Gjoni repeatedly insisted that the segments of GamerGate making news for harassment are from members of a trollish fringe who are "ruining everything." Part of this belief seems to stem from his assertion that "thezoepost" was not a misogynistic character assassination, as it has been painted online, but a "callout post" detailing Quinn's purported misdeeds and hypocrisies as an emblem of social justice. Indeed, Gjoni told BuzzFeed News, as he has written elsewhere, that he considers himself a social justice advocate.
In the weeks leading up to the publication of "thezoepost," Gjoni said he consulted with more than a dozen friends and colleagues, mostly men and women in the Boston tech scene, about the content of the article and the potential fallout. One of them, Rachel Martin, is a 25-year-old freelance designer who described herself as a radical feminist. Martin described Gjoni as "gentle and conscientious" and said that she condoned the publication of "thezoepost" because of her own past as a victim of emotional abuse, which she felt Quinn had committed against her friend.
Gjoni also consulted his mother, a human resources manager who asked that her name not be used. Gjoni's mother, who trains workers in harassment avoidance, preached caution. "I advised him to cool off and not make a decision based on emotions," she told BuzzFeed News. "I was not very happy that he made the decision to publish. As a parent, my feeling is that what you put on the internet is for eternity."
And yet Gjoni, whose friends described as deliberate and calm, may not have fully taken that reality into account. "I spent the better part of a month planning all contingencies," he told BuzzFeed News. "I gave this outcome an exceedingly low probability."
That probability has taken its toll. Until last week, Gjoni worked as a computer scientist at a Boston hospital, where he specialized in robotics and artificial intelligence. Gjoni, who emigrated to the United States with his parents from Albania when he was 6, was recruited to the position while he was still in college. Recently, his supervisors noticed that he looked haggard and wasn't getting much work done, and asked him if he wanted to resign. Gjoni said yes.
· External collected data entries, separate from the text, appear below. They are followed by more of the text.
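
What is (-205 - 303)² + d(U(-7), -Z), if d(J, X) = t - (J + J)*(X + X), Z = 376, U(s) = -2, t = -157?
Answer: 254899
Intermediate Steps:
d(J, X) = -157 - 4*J*X (d(J, X) = -157 - (J + J)*(X + X) = -157 - 2*J*2*X = -157 - 4*J*X)
(-205 - 303)² + d(U(-7), -Z) = (-205 - 303)² + (-157 - 4*(-2)*(-1*376)) = (-508)² + (-157 - 4*(-2)*(-376)) = 258064 + (-157 - 3008) = 258064 - 3165 = 254899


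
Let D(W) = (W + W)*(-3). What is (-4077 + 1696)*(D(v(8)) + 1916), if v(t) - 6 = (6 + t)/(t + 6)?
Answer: -4461994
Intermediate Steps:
v(t) = 7 (v(t) = 6 + (6 + t)/(t + 6) = 6 + (6 + t)/(6 + t) = 6 + 1 = 7)
D(W) = -6*W (D(W) = (2*W)*(-3) = -6*W)
(-4077 + 1696)*(D(v(8)) + 1916) = (-4077 + 1696)*(-6*7 + 1916) = -2381*(-42 + 1916) = -2381*1874 = -4461994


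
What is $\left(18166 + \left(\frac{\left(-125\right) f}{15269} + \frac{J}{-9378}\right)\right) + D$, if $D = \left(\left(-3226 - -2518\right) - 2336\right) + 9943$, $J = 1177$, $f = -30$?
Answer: $\frac{3589141770217}{143192682} \approx 25065.0$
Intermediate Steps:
$D = 6899$ ($D = \left(\left(-3226 + 2518\right) - 2336\right) + 9943 = \left(-708 - 2336\right) + 9943 = -3044 + 9943 = 6899$)
$\left(18166 + \left(\frac{\left(-125\right) f}{15269} + \frac{J}{-9378}\right)\right) + D = \left(18166 + \left(\frac{\left(-125\right) \left(-30\right)}{15269} + \frac{1177}{-9378}\right)\right) + 6899 = \left(18166 + \left(3750 \cdot \frac{1}{15269} + 1177 \left(- \frac{1}{9378}\right)\right)\right) + 6899 = \left(18166 + \left(\frac{3750}{15269} - \frac{1177}{9378}\right)\right) + 6899 = \left(18166 + \frac{17195887}{143192682}\right) + 6899 = \frac{2601255457099}{143192682} + 6899 = \frac{3589141770217}{143192682}$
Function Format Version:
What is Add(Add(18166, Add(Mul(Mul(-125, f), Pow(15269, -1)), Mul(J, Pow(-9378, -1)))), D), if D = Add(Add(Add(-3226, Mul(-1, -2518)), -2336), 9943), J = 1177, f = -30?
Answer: Rational(3589141770217, 143192682) ≈ 25065.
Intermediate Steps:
D = 6899 (D = Add(Add(Add(-3226, 2518), -2336), 9943) = Add(Add(-708, -2336), 9943) = Add(-3044, 9943) = 6899)
Add(Add(18166, Add(Mul(Mul(-125, f), Pow(15269, -1)), Mul(J, Pow(-9378, -1)))), D) = Add(Add(18166, Add(Mul(Mul(-125, -30), Pow(15269, -1)), Mul(1177, Pow(-9378, -1)))), 6899) = Add(Add(18166, Add(Mul(3750, Rational(1, 15269)), Mul(1177, Rational(-1, 9378)))), 6899) = Add(Add(18166, Add(Rational(3750, 15269), Rational(-1177, 9378))), 6899) = Add(Add(18166, Rational(17195887, 143192682)), 6899) = Add(Rational(2601255457099, 143192682), 6899) = Rational(3589141770217, 143192682)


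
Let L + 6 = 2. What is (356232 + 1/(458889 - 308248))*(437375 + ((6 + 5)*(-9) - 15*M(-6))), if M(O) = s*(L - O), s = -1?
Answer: 23467215161863178/150641 ≈ 1.5578e+11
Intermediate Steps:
L = -4 (L = -6 + 2 = -4)
M(O) = 4 + O (M(O) = -(-4 - O) = 4 + O)
(356232 + 1/(458889 - 308248))*(437375 + ((6 + 5)*(-9) - 15*M(-6))) = (356232 + 1/(458889 - 308248))*(437375 + ((6 + 5)*(-9) - 15*(4 - 6))) = (356232 + 1/150641)*(437375 + (11*(-9) - 15*(-2))) = (356232 + 1/150641)*(437375 + (-99 + 30)) = 53663144713*(437375 - 69)/150641 = (53663144713/150641)*437306 = 23467215161863178/150641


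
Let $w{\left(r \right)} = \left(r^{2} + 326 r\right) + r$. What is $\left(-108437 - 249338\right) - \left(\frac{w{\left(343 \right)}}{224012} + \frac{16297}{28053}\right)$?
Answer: $- \frac{1124171421164197}{3142104318} \approx -3.5778 \cdot 10^{5}$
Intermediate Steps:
$w{\left(r \right)} = r^{2} + 327 r$
$\left(-108437 - 249338\right) - \left(\frac{w{\left(343 \right)}}{224012} + \frac{16297}{28053}\right) = \left(-108437 - 249338\right) - \left(\frac{343 \left(327 + 343\right)}{224012} + \frac{16297}{28053}\right) = \left(-108437 - 249338\right) - \left(343 \cdot 670 \cdot \frac{1}{224012} + 16297 \cdot \frac{1}{28053}\right) = -357775 - \left(229810 \cdot \frac{1}{224012} + \frac{16297}{28053}\right) = -357775 - \left(\frac{114905}{112006} + \frac{16297}{28053}\right) = -357775 - \frac{5048791747}{3142104318} = - \frac{1124171421164197}{3142104318}$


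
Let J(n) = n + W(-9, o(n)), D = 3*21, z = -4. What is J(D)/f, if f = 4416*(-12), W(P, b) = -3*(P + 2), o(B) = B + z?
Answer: -7/4416 ≈ -0.0015851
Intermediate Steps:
D = 63
o(B) = -4 + B (o(B) = B - 4 = -4 + B)
W(P, b) = -6 - 3*P (W(P, b) = -3*(2 + P) = -6 - 3*P)
J(n) = 21 + n (J(n) = n + (-6 - 3*(-9)) = n + (-6 + 27) = n + 21 = 21 + n)
f = -52992
J(D)/f = (21 + 63)/(-52992) = 84*(-1/52992) = -7/4416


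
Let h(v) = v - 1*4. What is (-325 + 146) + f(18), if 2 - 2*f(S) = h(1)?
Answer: -353/2 ≈ -176.50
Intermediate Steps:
h(v) = -4 + v (h(v) = v - 4 = -4 + v)
f(S) = 5/2 (f(S) = 1 - (-4 + 1)/2 = 1 - 1/2*(-3) = 1 + 3/2 = 5/2)
(-325 + 146) + f(18) = (-325 + 146) + 5/2 = -179 + 5/2 = -353/2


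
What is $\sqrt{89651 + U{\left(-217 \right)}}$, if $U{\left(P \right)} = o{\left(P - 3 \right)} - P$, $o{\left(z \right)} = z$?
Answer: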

"Internet warfare takes a surprising amount of dedication," he said. Indeed, Gjoni, despite his protestations that he wrote "thezoepost" for ethical reasons unrelated to gaming, seems unable to leave the cause his writing sparked alone. He admitted to regularly advising GamerGate leaders, and seems to take some pride in the power he claims to exert over the movement, as well as over the effect the movement has had on gaming journalism.
"I've had to ... keep it from splitting the earth in two," he said.
And even as he won't distance himself from GamerGate, Gjoni won't quite take responsibility for the terrifying harassment that women have faced as a result of "thezoepost," donwplaying its significance: "The scale is actually not that large. And gender doesn't seem to be what sets off those harassment bouts, political ideology does."
Martin, Gjoni's friend, thinks that blaming "thezoepost" for the woman-hating extremes of GamerGate is short-sighted. "It's terrifying," she said, "But misogynists would have found another reason."
But they didn't. And Gjoni's story ultimately may be the definitive example of the way latent — and hateful — cultural forces in the internet seek expression everywhere. That's a fact with which Gjoni himself seems to just be coming to terms.
Asked what he would say to women who have been terrified by death threats and anonymous harassment, Gjoni said, "I can't deny my letter was the spark. I guess I feel compelled to offer an apology to them. But also I don't know how to do that without taking the responsibility away from people who are actually doing the harassment. But, I guess, let me know how I can make it up to you?"